The crack in the world

Three things entwine for me this morning: the beginning of the Christmas season, the 100th birthday of Olivier Messiaen, and the crack in the wall of Old South Church.

I spent Monday night and Tuesday morning in rehearsals for the upcoming Boston Pops holiday concerts at Symphony Hall (my performance schedule: 12/12 4 PM and 8 PM; 12/14 7 PM; 12/20 11 AM and 3 PM; 12/23 8 PM; 12/27 8 PM), marinating in the secular version of the holiday. It’s always a colorful but thin broth: reindeer and snowmen, with the occasional “Hallelujah Chorus” bobbing by to provide sustinance. This season we add a new arrangement of music from “Polar Express,” the culmination of which is a pop ballad exhorting us to “believe.” In what, it’s not quite clear: the train? Santa Claus?

Last week, a crack was found in the wall of Old South Church, a long standing Boston institution that is quite clear about what it believes and is growing as it continues to celebrate the inclusion of all God’s children, not just the straight ones, in God’s kingdom.

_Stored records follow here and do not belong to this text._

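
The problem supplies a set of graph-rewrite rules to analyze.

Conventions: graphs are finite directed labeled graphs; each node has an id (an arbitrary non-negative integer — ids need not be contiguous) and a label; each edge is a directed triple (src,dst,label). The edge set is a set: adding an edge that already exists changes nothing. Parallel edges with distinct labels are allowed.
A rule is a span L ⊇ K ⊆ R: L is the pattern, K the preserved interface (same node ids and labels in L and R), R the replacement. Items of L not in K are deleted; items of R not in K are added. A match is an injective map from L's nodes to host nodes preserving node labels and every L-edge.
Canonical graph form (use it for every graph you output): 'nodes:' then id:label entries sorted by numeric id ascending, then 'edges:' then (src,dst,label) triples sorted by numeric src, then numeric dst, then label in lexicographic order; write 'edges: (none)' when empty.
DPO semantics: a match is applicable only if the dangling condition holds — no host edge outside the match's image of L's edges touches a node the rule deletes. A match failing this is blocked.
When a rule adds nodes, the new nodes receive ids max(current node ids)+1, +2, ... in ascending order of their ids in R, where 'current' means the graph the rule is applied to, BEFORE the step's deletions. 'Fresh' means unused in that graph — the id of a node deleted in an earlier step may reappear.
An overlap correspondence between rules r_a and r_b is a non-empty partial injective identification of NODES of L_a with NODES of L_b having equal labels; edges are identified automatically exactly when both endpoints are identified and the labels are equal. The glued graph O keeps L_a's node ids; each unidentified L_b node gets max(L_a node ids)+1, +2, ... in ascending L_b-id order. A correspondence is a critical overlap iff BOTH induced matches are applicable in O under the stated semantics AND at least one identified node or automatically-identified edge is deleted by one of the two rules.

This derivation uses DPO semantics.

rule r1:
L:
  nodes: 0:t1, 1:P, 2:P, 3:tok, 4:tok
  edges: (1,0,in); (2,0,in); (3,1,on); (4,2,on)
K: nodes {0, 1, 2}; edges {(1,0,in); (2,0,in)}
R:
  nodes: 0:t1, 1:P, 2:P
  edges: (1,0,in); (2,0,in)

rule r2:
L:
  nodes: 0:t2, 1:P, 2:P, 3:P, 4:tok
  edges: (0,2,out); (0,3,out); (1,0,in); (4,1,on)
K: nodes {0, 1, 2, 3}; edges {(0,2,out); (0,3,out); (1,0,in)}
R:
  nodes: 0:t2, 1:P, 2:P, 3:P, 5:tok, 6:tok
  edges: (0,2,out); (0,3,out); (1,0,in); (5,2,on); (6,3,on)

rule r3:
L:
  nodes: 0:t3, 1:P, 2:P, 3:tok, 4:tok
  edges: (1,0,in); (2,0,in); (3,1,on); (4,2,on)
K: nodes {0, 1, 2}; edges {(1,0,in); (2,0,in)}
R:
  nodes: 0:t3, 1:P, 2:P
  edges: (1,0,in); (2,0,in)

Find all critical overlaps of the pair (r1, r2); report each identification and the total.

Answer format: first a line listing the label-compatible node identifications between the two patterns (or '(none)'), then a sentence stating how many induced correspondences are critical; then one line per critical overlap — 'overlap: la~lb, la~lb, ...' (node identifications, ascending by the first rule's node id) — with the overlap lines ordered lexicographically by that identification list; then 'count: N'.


label-compatible node identifications between L(r1) and L(r2): 1~1, 1~2, 1~3, 2~1, 2~2, 2~3, 3~4, 4~4
6 of the induced correspondences are critical overlaps of r1 and r2.
overlap: 1~1, 2~2, 3~4
overlap: 1~1, 2~3, 3~4
overlap: 1~1, 3~4
overlap: 1~2, 2~1, 4~4
overlap: 1~3, 2~1, 4~4
overlap: 2~1, 4~4
count: 6


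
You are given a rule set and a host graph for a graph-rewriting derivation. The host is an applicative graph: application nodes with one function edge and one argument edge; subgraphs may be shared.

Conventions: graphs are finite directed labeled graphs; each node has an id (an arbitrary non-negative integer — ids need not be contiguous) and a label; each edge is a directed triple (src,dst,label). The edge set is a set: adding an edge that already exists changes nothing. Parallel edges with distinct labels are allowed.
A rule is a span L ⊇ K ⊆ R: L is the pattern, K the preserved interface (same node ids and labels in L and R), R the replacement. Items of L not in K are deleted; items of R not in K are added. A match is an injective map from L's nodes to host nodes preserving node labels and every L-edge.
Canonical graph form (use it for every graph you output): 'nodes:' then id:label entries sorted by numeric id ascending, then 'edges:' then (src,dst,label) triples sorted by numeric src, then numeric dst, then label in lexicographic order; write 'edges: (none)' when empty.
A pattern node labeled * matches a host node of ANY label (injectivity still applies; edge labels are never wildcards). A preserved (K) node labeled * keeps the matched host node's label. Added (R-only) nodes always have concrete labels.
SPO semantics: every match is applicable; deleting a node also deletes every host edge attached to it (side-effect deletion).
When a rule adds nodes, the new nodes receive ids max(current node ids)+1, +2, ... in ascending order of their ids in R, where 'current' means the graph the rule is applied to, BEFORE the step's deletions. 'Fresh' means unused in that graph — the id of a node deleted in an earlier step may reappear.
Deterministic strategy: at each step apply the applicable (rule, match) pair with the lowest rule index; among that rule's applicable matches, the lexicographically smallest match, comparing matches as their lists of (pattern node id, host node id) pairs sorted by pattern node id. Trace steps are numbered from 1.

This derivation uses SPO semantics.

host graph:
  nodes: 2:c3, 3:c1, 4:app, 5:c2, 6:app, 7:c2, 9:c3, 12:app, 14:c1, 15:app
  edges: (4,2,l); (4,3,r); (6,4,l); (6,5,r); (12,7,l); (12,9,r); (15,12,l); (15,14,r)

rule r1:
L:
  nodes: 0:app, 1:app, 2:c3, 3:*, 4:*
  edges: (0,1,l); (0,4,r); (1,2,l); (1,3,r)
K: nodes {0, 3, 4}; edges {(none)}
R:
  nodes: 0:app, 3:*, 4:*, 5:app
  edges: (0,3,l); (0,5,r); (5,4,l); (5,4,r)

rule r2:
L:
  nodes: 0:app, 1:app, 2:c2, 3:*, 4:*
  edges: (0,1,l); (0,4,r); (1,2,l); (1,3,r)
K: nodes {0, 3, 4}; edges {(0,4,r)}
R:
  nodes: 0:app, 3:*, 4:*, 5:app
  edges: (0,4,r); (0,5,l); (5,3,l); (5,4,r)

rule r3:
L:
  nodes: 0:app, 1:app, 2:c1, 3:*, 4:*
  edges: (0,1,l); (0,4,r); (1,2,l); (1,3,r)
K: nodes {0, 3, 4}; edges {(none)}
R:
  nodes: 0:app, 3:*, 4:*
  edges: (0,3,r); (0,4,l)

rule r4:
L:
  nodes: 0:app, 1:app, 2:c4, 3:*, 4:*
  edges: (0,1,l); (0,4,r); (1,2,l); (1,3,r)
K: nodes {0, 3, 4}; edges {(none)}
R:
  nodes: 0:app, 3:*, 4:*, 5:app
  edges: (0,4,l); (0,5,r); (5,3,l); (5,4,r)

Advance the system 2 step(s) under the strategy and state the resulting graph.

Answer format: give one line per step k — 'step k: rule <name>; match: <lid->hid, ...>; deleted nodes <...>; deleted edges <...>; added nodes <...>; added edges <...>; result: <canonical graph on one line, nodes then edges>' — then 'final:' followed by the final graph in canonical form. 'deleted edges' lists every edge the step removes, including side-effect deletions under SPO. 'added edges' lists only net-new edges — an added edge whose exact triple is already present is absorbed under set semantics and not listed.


step 1: rule r1; match: 0->6, 1->4, 2->2, 3->3, 4->5; deleted nodes 2, 4; deleted edges (4,2,l); (4,3,r); (6,4,l); (6,5,r); added nodes 16; added edges (6,3,l); (6,16,r); (16,5,l); (16,5,r); result: nodes: 3:c1, 5:c2, 6:app, 7:c2, 9:c3, 12:app, 14:c1, 15:app, 16:app edges: (6,3,l); (6,16,r); (12,7,l); (12,9,r); (15,12,l); (15,14,r); (16,5,l); (16,5,r)
step 2: rule r2; match: 0->15, 1->12, 2->7, 3->9, 4->14; deleted nodes 7, 12; deleted edges (12,7,l); (12,9,r); (15,12,l); added nodes 17; added edges (15,17,l); (17,9,l); (17,14,r); result: nodes: 3:c1, 5:c2, 6:app, 9:c3, 14:c1, 15:app, 16:app, 17:app edges: (6,3,l); (6,16,r); (15,14,r); (15,17,l); (16,5,l); (16,5,r); (17,9,l); (17,14,r)
final:
nodes: 3:c1, 5:c2, 6:app, 9:c3, 14:c1, 15:app, 16:app, 17:app
edges: (6,3,l); (6,16,r); (15,14,r); (15,17,l); (16,5,l); (16,5,r); (17,9,l); (17,14,r)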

The crack, potentially a disaster for the church, has been made an opportunity for reflection on the potential for cracks in any institution or relationship and for thanksgiving for the wisdom of the church’s leadership in ensuring that the MBTA and their contractor, not the church’s insurance, must pay in the event of damage. And yet, there it stands, an irrefutable proof of movements deep below that may at any moment cause a fundamental shift in our world.

That shift, that crack in time, is what pulses through the best of Messiaen’s work, his pieces for solo organ (Le banquet céleste, Apparition de l’église éternelle, L’Ascension, La Nativité du Seigneur, Livre du Saint Sacrement) and a solitary choral motet O sacrum convivium! For Messiaen Christmas is something entirely different: a meditation, an epiphany, on a fundamental shift in the world. Hearing Messiaen in a candlelit sanctuary awaiting an 11 PM Christmas Eve service, the apparition of the eternal church sinking into my blood and bones as the organ opened the doors to the miracle: a transformation out of history that continues to transform us two thousand years later.

(Update: As always, Nancy Taylor’s sermon the Sunday after the discovery of the crack is insightful, and echoes some of my own thoughts in a more coherent manner.)